With continuing growth in air travel worldwide, the council says, there is growing demand for infrastructure that is safe and secure and fit for the demands of new generations of aircraft and the technologies they use.
The Center for Asia Pacific Aviation says $33.8 billion is invested or is earmarked to be invested in construction and associated projects at existing airports in 77 projects in more than nine African countries, meaning the average price tag on each of the projects is almost $440 million.
In many countries, airports built decades ago have long since become incapable of handling the thousands of passengers flowing through them every day. Jomo Kenyatta International Airport in Nairobi, capital of Kenya, opened in 1958 with capacity of 1.5 million passengers a year.

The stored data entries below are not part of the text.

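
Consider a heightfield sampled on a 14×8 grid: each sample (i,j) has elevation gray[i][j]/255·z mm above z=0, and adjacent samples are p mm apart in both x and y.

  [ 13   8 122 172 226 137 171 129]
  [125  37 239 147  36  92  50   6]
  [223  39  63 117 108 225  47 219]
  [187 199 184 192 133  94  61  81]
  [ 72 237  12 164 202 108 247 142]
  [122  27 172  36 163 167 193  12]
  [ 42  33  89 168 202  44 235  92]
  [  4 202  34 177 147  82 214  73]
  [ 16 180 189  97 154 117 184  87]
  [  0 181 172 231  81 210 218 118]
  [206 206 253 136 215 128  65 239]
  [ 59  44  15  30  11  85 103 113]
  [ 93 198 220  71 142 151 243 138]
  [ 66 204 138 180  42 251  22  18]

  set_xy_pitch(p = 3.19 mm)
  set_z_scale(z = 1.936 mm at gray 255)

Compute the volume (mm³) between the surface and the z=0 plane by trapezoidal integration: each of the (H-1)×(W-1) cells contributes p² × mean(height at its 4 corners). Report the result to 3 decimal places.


height_mm = gray/255 × 1.936; cell vol = 3.19² × mean(4 corners)
unit = 3.19² × 1.936 / (4×255) = 0.0193146 mm³ per gray-sum
row 0: Σ corner-gray over 7 cells = 3147  → 60.7832
row 1: Σ corner-gray over 7 cells = 2973  → 57.4224
row 2: Σ corner-gray over 7 cells = 3634  → 70.1894
row 3: Σ corner-gray over 7 cells = 4148  → 80.1171
row 4: Σ corner-gray over 7 cells = 3804  → 73.4729
row 5: Σ corner-gray over 7 cells = 3326  → 64.2405
row 6: Σ corner-gray over 7 cells = 3465  → 66.9252
row 7: Σ corner-gray over 7 cells = 3734  → 72.1209
row 8: Σ corner-gray over 7 cells = 4249  → 82.0679
row 9: Σ corner-gray over 7 cells = 4755  → 91.8411
row 10: Σ corner-gray over 7 cells = 3199  → 61.7875
row 11: Σ corner-gray over 7 cells = 3029  → 58.5040
row 12: Σ corner-gray over 7 cells = 4039  → 78.0118
Σ rows: total corner-gray = 47502  → 917.4839 mm³

917.484


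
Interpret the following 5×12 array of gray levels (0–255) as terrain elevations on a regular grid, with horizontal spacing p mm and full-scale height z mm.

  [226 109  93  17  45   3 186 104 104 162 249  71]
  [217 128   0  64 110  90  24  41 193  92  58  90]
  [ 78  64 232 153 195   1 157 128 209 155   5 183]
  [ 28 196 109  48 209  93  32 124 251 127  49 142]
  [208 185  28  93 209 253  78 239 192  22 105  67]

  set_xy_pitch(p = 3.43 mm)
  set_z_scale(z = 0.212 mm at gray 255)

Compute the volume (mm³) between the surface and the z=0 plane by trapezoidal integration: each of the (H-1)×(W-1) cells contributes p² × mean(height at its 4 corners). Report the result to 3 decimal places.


49.756

height_mm = gray/255 × 0.212; cell vol = 3.43² × mean(4 corners)
unit = 3.43² × 0.212 / (4×255) = 0.00244525 mm³ per gray-sum
row 0: Σ corner-gray over 11 cells = 4348  → 10.6320
row 1: Σ corner-gray over 11 cells = 4766  → 11.6541
row 2: Σ corner-gray over 11 cells = 5505  → 13.4611
row 3: Σ corner-gray over 11 cells = 5729  → 14.0089
Σ rows: total corner-gray = 20348  → 49.7560 mm³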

But passenger flow has reached 6.5 million a year and it is estimated that this will reach 25 million in 2025.
Hong Shangyuan, general manager of China Airport Construction Group Corporation, says growth in Africa now echoes what China went through in its early days of reform and opening-up, when airport construction developed rapidly. "The airport construction industry in China grew at 1.5 to 2 times the speed of GDP growth at that time. And usually growth in aviation comes a lot earlier than does economic growth."

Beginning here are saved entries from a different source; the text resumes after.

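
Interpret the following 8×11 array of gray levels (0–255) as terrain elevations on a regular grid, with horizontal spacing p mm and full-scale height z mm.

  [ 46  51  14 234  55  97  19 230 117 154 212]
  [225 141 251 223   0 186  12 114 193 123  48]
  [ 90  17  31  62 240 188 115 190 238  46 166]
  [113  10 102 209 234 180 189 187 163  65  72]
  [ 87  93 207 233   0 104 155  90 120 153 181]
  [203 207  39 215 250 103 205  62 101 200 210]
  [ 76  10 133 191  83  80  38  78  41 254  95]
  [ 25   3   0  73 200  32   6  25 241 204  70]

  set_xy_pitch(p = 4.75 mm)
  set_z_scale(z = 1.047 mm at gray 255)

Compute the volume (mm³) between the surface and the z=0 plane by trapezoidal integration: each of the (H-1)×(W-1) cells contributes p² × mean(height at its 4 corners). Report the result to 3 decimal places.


824.742

height_mm = gray/255 × 1.047; cell vol = 4.75² × mean(4 corners)
unit = 4.75² × 1.047 / (4×255) = 0.0231597 mm³ per gray-sum
row 0: Σ corner-gray over 10 cells = 4959  → 114.8492
row 1: Σ corner-gray over 10 cells = 5269  → 122.0287
row 2: Σ corner-gray over 10 cells = 5373  → 124.4373
row 3: Σ corner-gray over 10 cells = 5441  → 126.0122
row 4: Σ corner-gray over 10 cells = 5755  → 133.2843
row 5: Σ corner-gray over 10 cells = 5164  → 119.5969
row 6: Σ corner-gray over 10 cells = 3650  → 84.5331
Σ rows: total corner-gray = 35611  → 824.7416 mm³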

If political stability in Africa can be maintained, the market will continue to boom, he says. China Airport Construction Group Corporation, with an eye on the opportunities, opened an office in Togo in late 2012.
As Africa continues to grow economically it has become the ideal staging spot for Chinese companies eager to draw on their experience in building airports.

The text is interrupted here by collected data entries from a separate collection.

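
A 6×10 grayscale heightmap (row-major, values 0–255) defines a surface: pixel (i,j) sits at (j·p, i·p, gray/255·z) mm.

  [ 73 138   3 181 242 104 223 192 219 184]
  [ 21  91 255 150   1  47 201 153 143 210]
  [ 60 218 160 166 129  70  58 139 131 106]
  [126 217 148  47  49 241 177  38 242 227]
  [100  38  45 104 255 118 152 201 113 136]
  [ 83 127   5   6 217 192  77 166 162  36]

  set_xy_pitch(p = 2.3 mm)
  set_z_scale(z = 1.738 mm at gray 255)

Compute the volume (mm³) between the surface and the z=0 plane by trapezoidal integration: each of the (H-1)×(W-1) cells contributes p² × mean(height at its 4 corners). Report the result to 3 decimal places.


height_mm = gray/255 × 1.738; cell vol = 2.3² × mean(4 corners)
unit = 2.3² × 1.738 / (4×255) = 0.00901375 mm³ per gray-sum
row 0: Σ corner-gray over 9 cells = 5174  → 46.6371
row 1: Σ corner-gray over 9 cells = 4621  → 41.6525
row 2: Σ corner-gray over 9 cells = 4979  → 44.8794
row 3: Σ corner-gray over 9 cells = 4959  → 44.6992
row 4: Σ corner-gray over 9 cells = 4311  → 38.8583
Σ rows: total corner-gray = 24044  → 216.7265 mm³

216.726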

There are now more than 200 civil airports in use in China, and plans were announced for 100 new airports, and for 120 airports to be rebuilt or expanded during 2011-15.
"Many airports in China have been relocated and some have been expanded or rebuilt several times," Hong says. In the past 60 years there have been more than 10,000 airport projects in the country, Hong says.
Liu Ying, chief economist of the company, says: "In China we have built airports on land with all features that you can find anywhere else, and so Chinese companies have the technologies to tackle almost all challenges in building airports."